During Brown's council tenure, Mohegan Gaming & Entertainment, the tribe's gaming arm, has reached far beyond Mohegan Sun to include ownership of Mohegan Sun Pocono in Wilkes-Barre, Pa., and affiliations with Resorts Casino Hotel in Atlantic City; ilani Casino Resort in La Center, Wash.; and Paragon Casino Resort in Marksville, La.

MGE has gone international, too, assuming management control of casinos in Niagara Falls, Ontario, Canada, and launching an integrated resort project in Incheon, South Korea. The company also expects to pursue casino licenses in Japan and Greece.

Bombarded by competitive threats, the tribe keeps striving to protect what it's already secured.

"It's not so much about growth as stability," Brown said.

Mohegan Sun "prepared and overprepared" for MGM Springfield, the Massachusetts resort casino that opened a year ago, an approach that may have helped mute the new facility's impact. Brown said he was heartened to hear MGM Springfield executives say they misjudged the loyalty of the Connecticut casinos' patrons.

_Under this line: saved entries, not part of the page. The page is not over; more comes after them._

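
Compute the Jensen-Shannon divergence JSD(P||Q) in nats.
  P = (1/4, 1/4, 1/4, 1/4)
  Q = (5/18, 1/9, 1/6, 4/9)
0.0321 nats

Jensen-Shannon divergence is:
JSD(P||Q) = 0.5 × D_KL(P||M) + 0.5 × D_KL(Q||M)
where M = 0.5 × (P + Q) is the mixture distribution.

M = 0.5 × (1/4, 1/4, 1/4, 1/4) + 0.5 × (5/18, 1/9, 1/6, 4/9) = (0.263889, 0.180556, 5/24, 0.347222)

D_KL(P||M) = 0.0313 nats
D_KL(Q||M) = 0.0328 nats

JSD(P||Q) = 0.5 × 0.0313 + 0.5 × 0.0328 = 0.0321 nats

Unlike KL divergence, JSD is symmetric and bounded: 0 ≤ JSD ≤ log(2).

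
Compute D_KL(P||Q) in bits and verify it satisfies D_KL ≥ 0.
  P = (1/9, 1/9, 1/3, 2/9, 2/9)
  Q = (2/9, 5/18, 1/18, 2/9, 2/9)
0.6037 bits

KL divergence satisfies the Gibbs inequality: D_KL(P||Q) ≥ 0 for all distributions P, Q.

D_KL(P||Q) = Σ p(x) log(p(x)/q(x))
Term by term:
  x=0: 1/9 × log_2[(1/9)/(2/9)] = -0.1111
  x=1: 1/9 × log_2[(1/9)/(5/18)] = -0.1469
  x=2: 1/3 × log_2[(1/3)/(1/18)] = 0.8617
  x=3: 2/9 × log_2[(2/9)/(2/9)] = 0.0000
  x=4: 2/9 × log_2[(2/9)/(2/9)] = 0.0000
D_KL(P||Q) = 0.6037 bits

D_KL(P||Q) = 0.6037 ≥ 0 ✓

This non-negativity is a fundamental property: relative entropy cannot be negative because it measures how different Q is from P.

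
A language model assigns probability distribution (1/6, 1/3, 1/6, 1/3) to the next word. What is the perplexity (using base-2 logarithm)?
3.7798

Perplexity is 2^H (or exp(H) for natural log).

First, H = -Σ p log p = 1.9183 bits
Perplexity = 2^1.9183 = 3.7798

Interpretation: The model's uncertainty is equivalent to choosing uniformly among 3.8 options.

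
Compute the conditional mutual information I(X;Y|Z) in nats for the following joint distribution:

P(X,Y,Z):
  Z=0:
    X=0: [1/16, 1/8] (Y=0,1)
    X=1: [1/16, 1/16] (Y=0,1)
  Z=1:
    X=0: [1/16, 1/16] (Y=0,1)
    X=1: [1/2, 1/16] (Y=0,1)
0.0474 nats

Conditional mutual information: I(X;Y|Z) = H(X|Z) + H(Y|Z) - H(X,Y|Z)

H(Z) = 0.6211
H(X,Z) = 1.1574 → H(X|Z) = 0.5363
H(Y,Z) = 1.1574 → H(Y|Z) = 0.5363
H(X,Y,Z) = 1.6462 → H(X,Y|Z) = 1.0251

I(X;Y|Z) = 0.5363 + 0.5363 - 1.0251 = 0.0474 nats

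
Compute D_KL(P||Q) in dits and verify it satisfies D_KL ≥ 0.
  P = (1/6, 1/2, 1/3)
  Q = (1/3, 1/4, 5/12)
0.0680 dits

KL divergence satisfies the Gibbs inequality: D_KL(P||Q) ≥ 0 for all distributions P, Q.

D_KL(P||Q) = Σ p(x) log(p(x)/q(x))
Term by term:
  x=0: 1/6 × log_10[(1/6)/(1/3)] = -0.0502
  x=1: 1/2 × log_10[(1/2)/(1/4)] = 0.1505
  x=2: 1/3 × log_10[(1/3)/(5/12)] = -0.0323
D_KL(P||Q) = 0.0680 dits

D_KL(P||Q) = 0.0680 ≥ 0 ✓

This non-negativity is a fundamental property: relative entropy cannot be negative because it measures how different Q is from P.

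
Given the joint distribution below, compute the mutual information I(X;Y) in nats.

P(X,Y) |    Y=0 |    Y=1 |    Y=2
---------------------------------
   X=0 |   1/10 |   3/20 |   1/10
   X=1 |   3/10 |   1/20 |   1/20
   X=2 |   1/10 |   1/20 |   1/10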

Expansion plans by New York City-area racetrack casinos seeking to add live table games may pose a greater threat to Mohegan Sun than the Massachusetts casinos, he said.

Meanwhile, the Mohegans and the Mashantuckets remain jointly committed to an East Windsor casino project and possibly one in Bridgeport as well, all of which is tied up in talks between the tribes and the governor's office.

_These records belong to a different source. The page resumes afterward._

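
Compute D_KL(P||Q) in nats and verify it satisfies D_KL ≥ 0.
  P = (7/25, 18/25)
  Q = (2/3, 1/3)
0.3116 nats

KL divergence satisfies the Gibbs inequality: D_KL(P||Q) ≥ 0 for all distributions P, Q.

D_KL(P||Q) = Σ p(x) log(p(x)/q(x))
Term by term:
  x=0: 7/25 × log_e[(7/25)/(2/3)] = -0.2429
  x=1: 18/25 × log_e[(18/25)/(1/3)] = 0.5545
D_KL(P||Q) = 0.3116 nats

D_KL(P||Q) = 0.3116 ≥ 0 ✓

This non-negativity is a fundamental property: relative entropy cannot be negative because it measures how different Q is from P.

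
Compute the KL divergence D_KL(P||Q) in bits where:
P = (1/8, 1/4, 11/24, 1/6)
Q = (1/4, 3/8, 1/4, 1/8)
0.1987 bits

KL divergence: D_KL(P||Q) = Σ p(x) log(p(x)/q(x))

Computing term by term:
  x=0: 1/8 × log_2[(1/8)/(1/4)] = 1/8 × -1.0000 = -0.1250
  x=1: 1/4 × log_2[(1/4)/(3/8)] = 1/4 × -0.5850 = -0.1462
  x=2: 11/24 × log_2[(11/24)/(1/4)] = 11/24 × 0.8745 = 0.4008
  x=3: 1/6 × log_2[(1/6)/(1/8)] = 1/6 × 0.4150 = 0.0692

D_KL(P||Q) = 0.1987 bits

Note: KL divergence is always non-negative and equals 0 iff P = Q.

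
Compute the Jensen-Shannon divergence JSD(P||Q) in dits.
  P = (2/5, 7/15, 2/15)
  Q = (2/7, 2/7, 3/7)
0.0246 dits

Jensen-Shannon divergence is:
JSD(P||Q) = 0.5 × D_KL(P||M) + 0.5 × D_KL(Q||M)
where M = 0.5 × (P + Q) is the mixture distribution.

M = 0.5 × (2/5, 7/15, 2/15) + 0.5 × (2/7, 2/7, 3/7) = (12/35, 0.37619, 0.280952)

D_KL(P||M) = 0.0273 dits
D_KL(Q||M) = 0.0218 dits

JSD(P||Q) = 0.5 × 0.0273 + 0.5 × 0.0218 = 0.0246 dits

Unlike KL divergence, JSD is symmetric and bounded: 0 ≤ JSD ≤ log(2).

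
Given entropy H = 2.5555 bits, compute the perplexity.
5.8787

Perplexity is 2^H (or exp(H) for natural log).

H = 2.5555 bits
Perplexity = 2^2.5555 = 5.8787

Interpretation: The model's uncertainty is equivalent to choosing uniformly among 5.9 options.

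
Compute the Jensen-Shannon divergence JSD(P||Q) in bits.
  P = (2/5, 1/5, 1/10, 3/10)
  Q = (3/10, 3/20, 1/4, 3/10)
0.0317 bits

Jensen-Shannon divergence is:
JSD(P||Q) = 0.5 × D_KL(P||M) + 0.5 × D_KL(Q||M)
where M = 0.5 × (P + Q) is the mixture distribution.

M = 0.5 × (2/5, 1/5, 1/10, 3/10) + 0.5 × (3/10, 3/20, 1/4, 3/10) = (7/20, 7/40, 7/40, 3/10)

D_KL(P||M) = 0.0349 bits
D_KL(Q||M) = 0.0286 bits

JSD(P||Q) = 0.5 × 0.0349 + 0.5 × 0.0286 = 0.0317 bits

Unlike KL divergence, JSD is symmetric and bounded: 0 ≤ JSD ≤ log(2).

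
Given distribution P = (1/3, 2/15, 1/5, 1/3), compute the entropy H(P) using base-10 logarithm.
0.5745 dits

Shannon entropy is H(X) = -Σ p(x) log p(x).

For P = (1/3, 2/15, 1/5, 1/3):
H = -1/3 × log_10(1/3) -2/15 × log_10(2/15) -1/5 × log_10(1/5) -1/3 × log_10(1/3)
H = 0.5745 dits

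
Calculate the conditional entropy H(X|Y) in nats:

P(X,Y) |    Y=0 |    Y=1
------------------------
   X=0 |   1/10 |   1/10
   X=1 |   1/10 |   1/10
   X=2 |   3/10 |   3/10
0.9503 nats

Using the chain rule: H(X|Y) = H(X,Y) - H(Y)

First, compute H(X,Y) = 1.6434 nats

Marginal P(Y) = (1/2, 1/2)
H(Y) = 0.6931 nats

H(X|Y) = H(X,Y) - H(Y) = 1.6434 - 0.6931 = 0.9503 nats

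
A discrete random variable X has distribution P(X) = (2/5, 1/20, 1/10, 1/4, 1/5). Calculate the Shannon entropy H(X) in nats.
1.4150 nats

Shannon entropy is H(X) = -Σ p(x) log p(x).

For P = (2/5, 1/20, 1/10, 1/4, 1/5):
H = -2/5 × log_e(2/5) -1/20 × log_e(1/20) -1/10 × log_e(1/10) -1/4 × log_e(1/4) -1/5 × log_e(1/5)
H = 1.4150 nats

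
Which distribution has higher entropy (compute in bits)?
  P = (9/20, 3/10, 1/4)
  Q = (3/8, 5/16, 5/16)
Q

Computing entropies in bits:
H(P) = 1.5395
H(Q) = 1.5794

Distribution Q has higher entropy.

Intuition: The distribution closer to uniform (more spread out) has higher entropy.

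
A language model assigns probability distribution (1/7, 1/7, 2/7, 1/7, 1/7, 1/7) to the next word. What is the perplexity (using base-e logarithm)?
5.7423

Perplexity is e^H (or exp(H) for natural log).

First, H = -Σ p log p = 1.7479 nats
Perplexity = e^1.7479 = 5.7423

Interpretation: The model's uncertainty is equivalent to choosing uniformly among 5.7 options.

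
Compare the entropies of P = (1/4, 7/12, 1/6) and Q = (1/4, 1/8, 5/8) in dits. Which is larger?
P

Computing entropies in dits:
H(P) = 0.4168
H(Q) = 0.3910

Distribution P has higher entropy.

Intuition: The distribution closer to uniform (more spread out) has higher entropy.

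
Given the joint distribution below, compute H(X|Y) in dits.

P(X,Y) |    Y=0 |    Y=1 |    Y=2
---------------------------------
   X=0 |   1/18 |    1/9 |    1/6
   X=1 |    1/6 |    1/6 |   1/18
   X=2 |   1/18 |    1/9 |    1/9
0.4433 dits

Using the chain rule: H(X|Y) = H(X,Y) - H(Y)

First, compute H(X,Y) = 0.9164 dits

Marginal P(Y) = (5/18, 7/18, 1/3)
H(Y) = 0.4731 dits

H(X|Y) = H(X,Y) - H(Y) = 0.9164 - 0.4731 = 0.4433 dits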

Whatever happens, "we'll be fine," Brown promised. "Right now, all parties are engaged."

After 24 years in office, Brown didn't sound like he intended to disappear. He was asked if he plans to run for the council seat his brother's resignation opened a seat to be filled in an upcoming special election.

"I'm not sure," he said. "I've got options I've got to look at."